Hace algunos años fui convocado para diagnosticar los problemas logísticos de una operación minera.
La empresa utilizaba uno de los ERP más reconocidos del mercado.
En teoría, el sistema debía conocer exactamente qué materiales existían en el almacén y cuándo era necesario reponerlos.
La realidad era muy distinta.
Los usuarios ingresaban directamente al almacén.
Abrían las cajas.
Retiraban los repuestos que necesitaban.
Y prometían regularizar el vale de salida más tarde.
Una promesa que casi nunca se cumplía.
Recuerdo observar a un mecánico salir con varios repuestos mientras el sistema terminaría registrando solamente uno.
No era un hecho excepcional.
Era la forma habitual de trabajar.
Cuando comparamos el inventario físico con la información registrada en el ERP, encontramos diferencias superiores al 60 %.
En ese momento comprendí algo que hoy cobra mucho más sentido.

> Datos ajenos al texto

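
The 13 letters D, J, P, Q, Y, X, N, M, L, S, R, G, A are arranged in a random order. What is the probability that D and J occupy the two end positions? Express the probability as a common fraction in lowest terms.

1/78

There are 13! = 6227020800 arrangements.
Place D and J at the ends in 2 ways, arrange the remaining 11 in 11! = 39916800 ways: 2·39916800 = 79833600.
Probability = 79833600/6227020800 = 1/78.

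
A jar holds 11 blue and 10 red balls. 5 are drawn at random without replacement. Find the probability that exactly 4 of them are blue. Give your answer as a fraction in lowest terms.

1100/6783

There are C(21,5) = 20349 ways to choose 5 from 21.
Selections with exactly 4 blue: choose 4 of the 11 blue and 1 of the 10 red, C(11,4)·C(10,1) = 330·10 = 3300.
Probability = 3300/20349 = 1100/6783.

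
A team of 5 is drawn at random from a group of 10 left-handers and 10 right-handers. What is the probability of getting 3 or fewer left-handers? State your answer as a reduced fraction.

Total selections: C(20,5) = 15504.
Count the complement (more than 3 left-handers): C(10,4)·C(10,1) + C(10,5)·C(10,0) = 2100 + 252 = 2352.
Probability = 1 − 2352/15504 = 13152/15504 = 274/323.

274/323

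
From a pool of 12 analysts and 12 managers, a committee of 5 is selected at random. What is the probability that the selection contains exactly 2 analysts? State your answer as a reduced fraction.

55/161

Total number of selections: C(24,5) = 42504.
Selections with exactly 2 analysts: choose 2 of the 12 analysts and 3 of the 12 managers, C(12,2)·C(12,3) = 66·220 = 14520.
Probability = 14520/42504 = 55/161.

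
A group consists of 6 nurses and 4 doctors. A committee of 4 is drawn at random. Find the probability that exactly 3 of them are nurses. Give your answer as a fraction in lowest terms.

8/21

Total number of selections: C(10,4) = 210.
Selections with exactly 3 nurses: choose 3 of the 6 nurses and 1 of the 4 doctors, C(6,3)·C(4,1) = 20·4 = 80.
Probability = 80/210 = 8/21.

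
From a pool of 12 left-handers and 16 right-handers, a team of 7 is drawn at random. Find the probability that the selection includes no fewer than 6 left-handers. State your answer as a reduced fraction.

Total selections: C(28,7) = 1184040.
Favorable selections (no fewer than 6 left-handers): C(12,6)·C(16,1) + C(12,7)·C(16,0) = 14784 + 792 = 15576.
Probability = 15576/1184040 = 59/4485.

59/4485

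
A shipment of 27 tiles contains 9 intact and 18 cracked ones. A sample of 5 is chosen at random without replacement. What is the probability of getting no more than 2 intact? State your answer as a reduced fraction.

There are C(27,5) = 80730 ways to choose the 5.
Favorable selections (no more than 2 intact): C(9,0)·C(18,5) + C(9,1)·C(18,4) + C(9,2)·C(18,3) = 8568 + 27540 + 29376 = 65484.
Probability = 65484/80730 = 3638/4485.

3638/4485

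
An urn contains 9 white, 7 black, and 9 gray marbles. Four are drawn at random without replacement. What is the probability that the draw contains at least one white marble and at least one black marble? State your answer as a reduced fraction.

3948/6325

There are C(25,4) = 12650 possible draws.
By inclusion-exclusion on the complements, draws missing all white or all black: C(16,4) + C(18,4) − C(9,4) = 1820 + 3060 − 126 = 4754.
So draws with at least one of each: 12650 − 4754 = 7896, probability 7896/12650 = 3948/6325.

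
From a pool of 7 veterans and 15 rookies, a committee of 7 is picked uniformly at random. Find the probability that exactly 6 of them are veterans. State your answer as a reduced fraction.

The sample space is all 7-subsets of the 22: C(22,7) = 170544.
Selections with exactly 6 veterans: choose 6 of the 7 veterans and 1 of the 15 rookies, C(7,6)·C(15,1) = 7·15 = 105.
Probability = 105/170544 = 35/56848.

35/56848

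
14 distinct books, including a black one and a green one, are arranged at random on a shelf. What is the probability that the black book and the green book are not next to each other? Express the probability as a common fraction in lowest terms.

6/7

There are 14! = 87178291200 arrangements.
Arrangements with the black book and the green book adjacent: 2·13! = 12454041600.
So not adjacent: 87178291200 − 12454041600 = 74724249600, probability 74724249600/87178291200 = 6/7.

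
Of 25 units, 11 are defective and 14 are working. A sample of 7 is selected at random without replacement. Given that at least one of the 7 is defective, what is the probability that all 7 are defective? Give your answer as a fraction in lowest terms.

15/21694

Work in counts. Selections with at least one defective: C(25,7) − C(14,7) = 480700 − 3432 = 477268.
Of those, selections where all 7 are defective: C(11,7) = 330.
Conditional probability = 330/477268 = 15/21694.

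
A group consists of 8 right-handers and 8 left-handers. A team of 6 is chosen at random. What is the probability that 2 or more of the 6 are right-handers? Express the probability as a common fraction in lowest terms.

There are C(16,6) = 8008 ways to choose the 6.
Count the complement (fewer than 2 right-handers): C(8,0)·C(8,6) + C(8,1)·C(8,5) = 28 + 448 = 476.
Probability = 1 − 476/8008 = 7532/8008 = 269/286.

269/286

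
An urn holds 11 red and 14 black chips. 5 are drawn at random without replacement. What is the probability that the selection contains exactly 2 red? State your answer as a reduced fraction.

There are C(25,5) = 53130 ways to choose 5 from 25.
Selections with exactly 2 red: choose 2 of the 11 red and 3 of the 14 black, C(11,2)·C(14,3) = 55·364 = 20020.
Probability = 20020/53130 = 26/69.

26/69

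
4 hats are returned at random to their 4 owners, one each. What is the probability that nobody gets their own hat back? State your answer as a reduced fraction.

3/8

There are 4! = 24 assignments.
By inclusion-exclusion, assignments with no fixed points: C(4,0)·4! − C(4,1)·3! + C(4,2)·2! − C(4,3)·1! + C(4,4)·0! = 9.
Probability = 9/24 = 3/8.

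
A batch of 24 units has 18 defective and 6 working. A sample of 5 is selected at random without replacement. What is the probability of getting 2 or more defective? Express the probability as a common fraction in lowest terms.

There are C(24,5) = 42504 ways to choose the 5.
Favorable selections (2 or more defective): C(18,2)·C(6,3) + C(18,3)·C(6,2) + C(18,4)·C(6,1) + C(18,5)·C(6,0) = 3060 + 12240 + 18360 + 8568 = 42228.
Probability = 42228/42504 = 153/154.

153/154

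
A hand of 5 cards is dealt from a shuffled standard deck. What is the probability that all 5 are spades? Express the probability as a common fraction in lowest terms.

There are C(52,5) = 2598960 possible 5-card hands.
Hands that are all spades: C(13,5) = 1287.
Probability = 1287/2598960 = 33/66640.

33/66640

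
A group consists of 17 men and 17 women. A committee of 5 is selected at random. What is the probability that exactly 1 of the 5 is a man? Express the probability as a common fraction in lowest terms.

595/4092

Total number of selections: C(34,5) = 278256.
Selections with exactly 1 man: choose 1 of the 17 men and 4 of the 17 women, C(17,1)·C(17,4) = 17·2380 = 40460.
Probability = 40460/278256 = 595/4092.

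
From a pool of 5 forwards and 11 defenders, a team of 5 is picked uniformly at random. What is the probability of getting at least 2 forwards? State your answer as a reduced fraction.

47/91

Total selections: C(16,5) = 4368.
Count the complement (fewer than 2 forwards): C(5,0)·C(11,5) + C(5,1)·C(11,4) = 462 + 1650 = 2112.
Probability = 1 − 2112/4368 = 2256/4368 = 47/91.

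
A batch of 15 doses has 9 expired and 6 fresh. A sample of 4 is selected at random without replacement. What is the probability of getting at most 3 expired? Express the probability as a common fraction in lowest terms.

There are C(15,4) = 1365 ways to choose the 4.
The complement is exactly 4 expired: C(9,4)·C(6,0) = 126.
Probability = 1 − 126/1365 = 1239/1365 = 59/65.

59/65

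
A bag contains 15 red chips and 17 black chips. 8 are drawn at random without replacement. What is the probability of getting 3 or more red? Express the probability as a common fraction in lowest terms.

68483/80910

There are C(32,8) = 10518300 ways to choose the 8.
Favorable selections (3 or more red): C(15,3)·C(17,5) + C(15,4)·C(17,4) + C(15,5)·C(17,3) + C(15,6)·C(17,2) + C(15,7)·C(17,1) + C(15,8)·C(17,0) = 2815540 + 3248700 + 2042040 + 680680 + 109395 + 6435 = 8902790.
Probability = 8902790/10518300 = 68483/80910.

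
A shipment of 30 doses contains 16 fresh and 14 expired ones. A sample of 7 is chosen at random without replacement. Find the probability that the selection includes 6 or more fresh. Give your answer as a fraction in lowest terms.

Total selections: C(30,7) = 2035800.
Favorable selections (6 or more fresh): C(16,6)·C(14,1) + C(16,7)·C(14,0) = 112112 + 11440 = 123552.
Probability = 123552/2035800 = 44/725.

44/725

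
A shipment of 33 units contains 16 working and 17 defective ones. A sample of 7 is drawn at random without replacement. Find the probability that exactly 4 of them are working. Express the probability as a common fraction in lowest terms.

77350/267003

There are C(33,7) = 4272048 ways to choose 7 from 33.
Selections with exactly 4 working: choose 4 of the 16 working and 3 of the 17 defective, C(16,4)·C(17,3) = 1820·680 = 1237600.
Probability = 1237600/4272048 = 77350/267003.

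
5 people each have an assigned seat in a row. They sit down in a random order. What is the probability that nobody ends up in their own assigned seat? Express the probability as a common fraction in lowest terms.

11/30

There are 5! = 120 seatings.
By inclusion-exclusion, seatings with no fixed points: C(5,0)·5! − C(5,1)·4! + C(5,2)·3! − C(5,3)·2! + C(5,4)·1! − C(5,5)·0! = 44.
Probability = 44/120 = 11/30.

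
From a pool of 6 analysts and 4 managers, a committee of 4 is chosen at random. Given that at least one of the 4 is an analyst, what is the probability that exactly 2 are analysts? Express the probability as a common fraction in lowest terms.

90/209

Work in counts. Selections with at least one analyst: C(10,4) − C(4,4) = 210 − 1 = 209.
Of those, selections where exactly 2 are analysts: C(6,2)·C(4,2) = 15·6 = 90.
Conditional probability = 90/209.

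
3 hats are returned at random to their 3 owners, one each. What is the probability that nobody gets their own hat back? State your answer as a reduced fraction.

There are 3! = 6 assignments.
By inclusion-exclusion, assignments with no fixed points: C(3,0)·3! − C(3,1)·2! + C(3,2)·1! − C(3,3)·0! = 2.
Probability = 2/6 = 1/3.

1/3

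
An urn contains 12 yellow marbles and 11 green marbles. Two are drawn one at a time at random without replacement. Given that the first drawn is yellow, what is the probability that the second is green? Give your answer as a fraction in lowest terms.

1/2

After removing one yellow, 22 remain: 11 yellow and 11 green.
So the probability the next is green is 11/22 = 1/2.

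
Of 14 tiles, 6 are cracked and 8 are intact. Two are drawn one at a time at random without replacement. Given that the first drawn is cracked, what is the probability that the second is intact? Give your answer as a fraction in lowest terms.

After removing one cracked, 13 remain: 5 cracked and 8 intact.
So the probability the next is intact is 8/13.

8/13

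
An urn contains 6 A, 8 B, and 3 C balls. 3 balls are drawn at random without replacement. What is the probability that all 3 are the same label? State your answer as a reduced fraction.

77/680

There are C(17,3) = 680 ways to draw 3 balls.
All same label: C(6,3) + C(8,3) + C(3,3) = 20 + 56 + 1 = 77.
Probability = 77/680.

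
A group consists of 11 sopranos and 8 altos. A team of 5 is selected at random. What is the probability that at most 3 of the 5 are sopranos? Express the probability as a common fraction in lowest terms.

Total selections: C(19,5) = 11628.
Count the complement (more than 3 sopranos): C(11,4)·C(8,1) + C(11,5)·C(8,0) = 2640 + 462 = 3102.
Probability = 1 − 3102/11628 = 8526/11628 = 1421/1938.

1421/1938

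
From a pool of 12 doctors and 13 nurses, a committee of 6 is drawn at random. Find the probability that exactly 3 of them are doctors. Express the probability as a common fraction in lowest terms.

286/805

The sample space is all 6-subsets of the 25: C(25,6) = 177100.
Selections with exactly 3 doctors: choose 3 of the 12 doctors and 3 of the 13 nurses, C(12,3)·C(13,3) = 220·286 = 62920.
Probability = 62920/177100 = 286/805.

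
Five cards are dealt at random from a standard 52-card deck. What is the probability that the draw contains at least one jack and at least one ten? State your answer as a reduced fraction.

There are C(52,5) = 2598960 possible draws.
By inclusion-exclusion on the complements, draws missing all jacks or all tens: C(48,5) + C(48,5) − C(44,5) = 1712304 + 1712304 − 1086008 = 2338600.
So draws with at least one of each: 2598960 − 2338600 = 260360, probability 260360/2598960 = 6509/64974.

6509/64974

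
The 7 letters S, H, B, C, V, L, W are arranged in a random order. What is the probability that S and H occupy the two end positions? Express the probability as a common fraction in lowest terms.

There are 7! = 5040 arrangements.
Place S and H at the ends in 2 ways, arrange the remaining 5 in 5! = 120 ways: 2·120 = 240.
Probability = 240/5040 = 1/21.

1/21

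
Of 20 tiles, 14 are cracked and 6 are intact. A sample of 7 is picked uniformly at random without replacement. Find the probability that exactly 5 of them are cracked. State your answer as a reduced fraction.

The sample space is all 7-subsets of the 20: C(20,7) = 77520.
Selections with exactly 5 cracked: choose 5 of the 14 cracked and 2 of the 6 intact, C(14,5)·C(6,2) = 2002·15 = 30030.
Probability = 30030/77520 = 1001/2584.

1001/2584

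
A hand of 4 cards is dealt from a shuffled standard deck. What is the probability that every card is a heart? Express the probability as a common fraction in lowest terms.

There are C(52,4) = 270725 possible 4-card hands.
Hands that are all hearts: C(13,4) = 715.
Probability = 715/270725 = 11/4165.

11/4165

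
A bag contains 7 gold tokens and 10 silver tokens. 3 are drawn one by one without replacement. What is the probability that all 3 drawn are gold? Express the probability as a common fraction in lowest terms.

7/136

Multiply the conditional probabilities at each draw: 7/17 · 6/16 · 5/15 = 210/4080 = 7/136.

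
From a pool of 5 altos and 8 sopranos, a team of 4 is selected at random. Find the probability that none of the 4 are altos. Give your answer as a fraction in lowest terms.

There are C(13,4) = 715 possible selections.
Selections with no altos (all sopranos): C(8,4) = 70.
Probability = 70/715 = 14/143.

14/143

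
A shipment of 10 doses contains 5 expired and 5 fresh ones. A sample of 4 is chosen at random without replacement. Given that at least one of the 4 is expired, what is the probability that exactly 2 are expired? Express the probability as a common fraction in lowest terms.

20/41

Work in counts. Selections with at least one expired: C(10,4) − C(5,4) = 210 − 5 = 205.
Of those, selections where exactly 2 are expired: C(5,2)·C(5,2) = 10·10 = 100.
Conditional probability = 100/205 = 20/41.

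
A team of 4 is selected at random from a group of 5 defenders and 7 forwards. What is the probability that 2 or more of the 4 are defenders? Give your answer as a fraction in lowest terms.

There are C(12,4) = 495 ways to choose the 4.
Count the complement (fewer than 2 defenders): C(5,0)·C(7,4) + C(5,1)·C(7,3) = 35 + 175 = 210.
Probability = 1 − 210/495 = 285/495 = 19/33.

19/33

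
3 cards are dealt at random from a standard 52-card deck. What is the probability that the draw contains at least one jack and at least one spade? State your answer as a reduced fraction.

33/260

There are C(52,3) = 22100 possible draws.
By inclusion-exclusion on the complements, draws missing all jacks or all spades: C(48,3) + C(39,3) − C(36,3) = 17296 + 9139 − 7140 = 19295.
So draws with at least one of each: 22100 − 19295 = 2805, probability 2805/22100 = 33/260.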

El ERP no era el problema.
El sistema simplemente reflejaba la información que las personas decidían registrar.
Con el tiempo descubrí que esa experiencia iba mucho más allá de la logística.
Hoy muchas organizaciones esperan que la Inteligencia Artificial optimice inventarios, prediga consumos, automatice compras o recomiende decisiones estratégicas.
Y probablemente lo hará.
Pero existe una condición previa que ninguna tecnología puede reemplazar.
La calidad de los datos.
La Inteligencia Artificial puede analizar millones de registros en segundos.
Puede encontrar patrones invisibles para cualquier ser humano.
Puede sugerir decisiones extraordinarias.
Pero hay algo que todavía no puede hacer.
No puede convertir datos incorrectos en decisiones correctas.
Si el inventario no refleja la realidad...
la predicción será incorrecta.
Si los consumos nunca fueron registrados adecuadamente...
la reposición también fallará.
Si la organización aprendió a convivir con la informalidad...
la Inteligencia Artificial aprenderá exactamente lo mismo.
Por eso creo que el mayor desafío de la IA no es tecnológico.
Es cultural.
Antes de preguntarnos qué puede hacer la Inteligencia Artificial por nuestra empresa, deberíamos preguntarnos si nuestros procesos generan información confiable.
Porque la tecnología no reemplaza la disciplina.
No sustituye el liderazgo.
Y tampoco corrige una cultura que ha normalizado el desorden.
Puede hacer algo mucho más peligroso.
Puede acelerar ese desorden con una velocidad nunca antes vista.
Quizá la verdadera transformación digital no empiece cuando instalamos una nueva herramienta.
Empiece cuando decidimos que la calidad de la información deja de ser negociable.
Solo entonces la Inteligencia Artificial dejará de ser una promesa tecnológica para convertirse en una verdadera ventaja competitiva.